The advantage of a tow bracket is that it is cheaper than buying a trailer in most cases, and it also keeps your motorcycle relatively close to your car so you don't have to worry about navigating the road with a really long set up. The disadvantage, however, is that this towing method puts mileage on your back wheel.
If you don't want your motorcycle tire to touch the pavement when you move it, you may want to consider a flatbed trailer. However, to make sure that the motorcycle doesn't tip over in transit, you need to get a flatbed trailer outfitted with special locks to hold the motorcycle upright.
If you want a smaller option than a flatbed trailer, explore the idea of a two-wheel trailer. These relatively small trailers can be designed just for motorcycles. If you are buying a trailer for the move and you want something with versatility, this is not the best option, but if you just want an easy-to-store small trailer that will allow you to transport your motorcycle as needed, a two-wheel trailer may be ideal.
If you want to protect your motorcycle from the elements, you may want to consider an enclosed trailer. Make sure that you invest in supportive kickstands for your motorcycle so that it doesn't move around the enclosed trailer and bang against its sides or hit the floor.

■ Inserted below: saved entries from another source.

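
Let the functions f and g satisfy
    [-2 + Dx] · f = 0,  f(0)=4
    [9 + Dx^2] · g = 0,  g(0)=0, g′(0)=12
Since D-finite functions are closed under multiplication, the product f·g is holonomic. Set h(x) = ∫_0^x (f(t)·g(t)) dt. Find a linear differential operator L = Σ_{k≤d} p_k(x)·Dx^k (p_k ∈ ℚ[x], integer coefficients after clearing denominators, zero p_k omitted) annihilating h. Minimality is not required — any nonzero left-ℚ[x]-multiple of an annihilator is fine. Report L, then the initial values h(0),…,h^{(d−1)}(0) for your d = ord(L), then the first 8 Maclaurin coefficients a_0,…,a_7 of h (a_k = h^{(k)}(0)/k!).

f: a_k = 4, 8, 8, 16/3, 8/3, 16/15, 16/45, 32/315, …
g: a_k = 0, 12, 0, -18, 0, 81/10, 0, -243/140, …
Product ⇒ symmetric product L₀, ord ≤ 2.
h=∫₀ˣh₀: take L = L₀·Dx.
L = 13·Dx - 4·Dx^2 + Dx^3  (order 3).
h: a_k = 0, 0, 24, 32, 6, -16, -199/15, -92/35, …
ICs: h(0) = 0, h′(0) = 0, h′′(0) = 48.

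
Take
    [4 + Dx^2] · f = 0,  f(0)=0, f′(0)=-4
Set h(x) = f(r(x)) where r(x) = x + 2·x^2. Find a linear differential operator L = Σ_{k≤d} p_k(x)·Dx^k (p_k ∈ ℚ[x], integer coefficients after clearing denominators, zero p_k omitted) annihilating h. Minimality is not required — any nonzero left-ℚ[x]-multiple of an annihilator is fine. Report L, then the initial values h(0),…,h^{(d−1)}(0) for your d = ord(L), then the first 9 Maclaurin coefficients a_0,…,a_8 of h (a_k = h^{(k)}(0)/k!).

f: a_k = 0, -4, 0, 8/3, 0, -8/15, 0, 16/315, 0, …
Change of var in L_f (x↦r) gives L₀.
L = (4 + 48·x + 192·x^2 + 256·x^3) - 4·Dx + (1 + 4·x)·Dx^2  (order 2).
h: a_k = 0, -4, -8, 8/3, 16, 472/15, 16, -6704/315, -1888/45, …
ICs: h(0) = 0, h′(0) = -4.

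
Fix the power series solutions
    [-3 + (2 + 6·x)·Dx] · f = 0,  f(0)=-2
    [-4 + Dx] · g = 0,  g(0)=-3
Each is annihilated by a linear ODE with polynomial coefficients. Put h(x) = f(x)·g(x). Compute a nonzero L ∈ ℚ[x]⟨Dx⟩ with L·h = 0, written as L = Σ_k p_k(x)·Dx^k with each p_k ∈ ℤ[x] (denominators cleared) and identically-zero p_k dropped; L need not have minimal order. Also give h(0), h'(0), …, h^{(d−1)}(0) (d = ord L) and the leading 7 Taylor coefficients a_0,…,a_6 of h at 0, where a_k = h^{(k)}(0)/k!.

f: a_k = -2, -3, 9/4, -27/8, 405/64, -1701/128, 15309/512, …
g: a_k = -3, -12, -24, -32, -32, -128/5, -256/15, …
h₀=f·g: eliminate ⇒ L₀, order ≤ 1·1.
L = (-11 - 24·x) + (2 + 6·x)·Dx  (order 1).
h: a_k = 6, 33, 309/4, 953/8, 8161/64, 76883/640, 497863/7680, …
ICs: h(0) = 6.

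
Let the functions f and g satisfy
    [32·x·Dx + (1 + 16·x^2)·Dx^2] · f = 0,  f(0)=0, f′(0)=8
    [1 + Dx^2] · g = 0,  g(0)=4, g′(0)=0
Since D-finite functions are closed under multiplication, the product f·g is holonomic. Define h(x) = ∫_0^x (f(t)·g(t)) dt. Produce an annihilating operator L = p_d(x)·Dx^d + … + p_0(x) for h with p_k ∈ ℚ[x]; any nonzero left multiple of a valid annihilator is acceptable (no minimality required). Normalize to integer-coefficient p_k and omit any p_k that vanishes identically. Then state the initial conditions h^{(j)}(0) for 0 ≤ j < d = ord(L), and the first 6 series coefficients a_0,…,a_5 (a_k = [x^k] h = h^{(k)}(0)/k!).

L = (1105 + 51776·x^2 + 22016·x^4 + 16384·x^6 + 65536·x^8)·Dx + (2112·x + 35840·x^3 + 49152·x^5 + 262144·x^7)·Dx^2 + (1122 + 52352·x^2 + 27648·x^4 + 32768·x^6 + 131072·x^8)·Dx^3 + (2112·x + 35840·x^3 + 49152·x^5 + 262144·x^7)·Dx^4 + (17 + 576·x^2 + 5632·x^4 + 16384·x^6 + 65536·x^8)·Dx^5  (order 5).
h: a_k = 0, 0, 16, 0, -140/3, 0, …
ICs: h(0) = 0, h′(0) = 0, h′′(0) = 32, h′′′(0) = 0, h′′′′(0) = -1120.

f: a_k = 0, 8, 0, -128/3, 0, 2048/5, …
g: a_k = 4, 0, -2, 0, 1/6, 0, …
f·g: L₀ = L_f ⊗_s L_g, ord ≤ 2·2.
Integrate: L := L₀·Dx.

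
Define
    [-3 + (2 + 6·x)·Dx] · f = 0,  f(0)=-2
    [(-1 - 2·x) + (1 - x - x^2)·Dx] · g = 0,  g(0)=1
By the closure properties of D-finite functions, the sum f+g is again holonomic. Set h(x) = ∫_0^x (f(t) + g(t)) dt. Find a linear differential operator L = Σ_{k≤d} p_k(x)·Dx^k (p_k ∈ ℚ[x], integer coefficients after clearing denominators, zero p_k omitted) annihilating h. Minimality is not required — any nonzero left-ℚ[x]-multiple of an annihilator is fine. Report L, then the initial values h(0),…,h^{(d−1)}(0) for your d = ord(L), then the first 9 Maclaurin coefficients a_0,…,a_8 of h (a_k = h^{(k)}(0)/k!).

L = (33 + 117·x + 117·x^2 + 90·x^3)·Dx + (-25 - 102·x - 303·x^2 - 378·x^3 - 225·x^4)·Dx^2 + (-2 + 22·x + 90·x^2 - 38·x^3 - 198·x^4 - 90·x^5)·Dx^3  (order 3).
h: a_k = 0, -1, -1, 17/12, -3/32, 145/64, -677/768, 21965/3584, -50667/8192, …
ICs: h(0) = 0, h′(0) = -1, h′′(0) = -2.

f: a_k = -2, -3, 9/4, -27/8, 405/64, -1701/128, 15309/512, -72171/1024, 2814669/16384, …
g: a_k = 1, 1, 2, 3, 5, 8, 13, 21, 34, …
f+g: L₀ = lclm(L_f,L_g), ord ≤ 1+1.
∫: right-multiply L₀ by Dx.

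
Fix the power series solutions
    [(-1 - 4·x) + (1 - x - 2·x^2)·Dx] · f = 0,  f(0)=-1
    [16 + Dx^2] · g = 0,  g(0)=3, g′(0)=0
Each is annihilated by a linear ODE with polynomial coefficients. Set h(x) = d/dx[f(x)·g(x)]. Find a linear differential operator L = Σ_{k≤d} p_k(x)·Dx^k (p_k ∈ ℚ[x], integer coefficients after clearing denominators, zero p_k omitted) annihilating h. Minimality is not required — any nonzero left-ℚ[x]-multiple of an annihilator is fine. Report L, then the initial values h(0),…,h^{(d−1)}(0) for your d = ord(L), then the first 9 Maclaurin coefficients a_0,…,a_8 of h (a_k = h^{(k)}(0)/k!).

f: a_k = -1, -1, -3, -5, -11, -21, -43, -85, -171, …
g: a_k = 3, 0, -24, 0, 32, 0, -256/15, 0, 512/105, …
f·g: L₀ = L_f ⊗_s L_g, ord ≤ 1·2.
h=h₀': d/dx-closure on L₀ ⇒ L.
L = (4 - 128·x - 192·x^2 + 256·x^3 + 256·x^4) + (-5 - 12·x + 48·x^2 + 64·x^3)·Dx + (3 - 7·x - 10·x^2 + 16·x^3 + 16·x^4)·Dx^2  (order 2).
h: a_k = -3, 30, 27, 28, 125, 1682/5, 11137/15, 179192/105, 134019/35, …
ICs: h(0) = -3, h′(0) = 30.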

In most cases, you will want to have multiple supportive kickstands on both sides of the motorcycle.
Professional Towing Company
If you don't want to spend a lot of money buying towing equipment because you don't tow your motorcycle on a regular basis, you may just want to skip buying any of the above items. Instead, you may want to outsource the take to a professional towing company. Similarly, if you are considering hiring towing equipment but you're not comfortable dragging a trailer behind you, you may also want to outsource the job to a towing professional.